Actually my issue is not so much with "saving the world" but with certain plots that become repetitive. "X Y Z is the enemy" "I'm going to shock people by having the religious man be the villain." "I'm going to surprise everyone when the millionaire is the thief."

Yeah, those would... in the nineteenth century. But it's been a long time and now those are just boring. And I'm tired of books boring me.

Sarah A. Hoyt said...

Daniel,

It's entirely possible the post is addled, also -- I've been fighting something that's making me less than coherent.

Kate said...

But Sarah...

I thought all religious types were really hypocrites who wouldn't recognize their own deity if said deity smacked them upside the head with the nail-studded cluebat!

And... and hereditary nobles were all inbred idiots with receding chins and jug ears!

And, salt-of-the-earth common-born girls are all kick-ass geniuses who can outfight guys twice their size without breaking a sweat!

You've spoiled all my illusions. I shall go and sulk now.

Sarah A. Hoyt said...

Oh noes. oh waly waly waly waly. I've offended Kate. Worse than offending a cat.

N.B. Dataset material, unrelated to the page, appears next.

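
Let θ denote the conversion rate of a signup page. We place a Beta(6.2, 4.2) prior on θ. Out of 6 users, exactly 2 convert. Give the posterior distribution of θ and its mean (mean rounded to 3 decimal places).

Posterior: Beta(8.2, 8.2); mean ≈ 0.500

The binomial likelihood is conjugate to the Beta prior: with 2 successes and 4 failures, the posterior is Beta(6.2+2, 4.2+4) = Beta(8.2, 8.2).
E[θ | data] = 8.2/(8.2+8.2) = 0.500.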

Rowena Cory Daniells said...

Sarah, you really outdid yourself with this post. I had to read it twice. Don't mean that in a bad way.

The core concept is something I keep trying to get across to my students.
You could do this in the 70s/90s but now your audience is so sophisticated you need to be aware of it and work with their assumptions to astound them.

Sarah A. Hoyt said...

Rowena,

Yes. Unfortunately a lot of the editorial houses THINK it's still the fifties.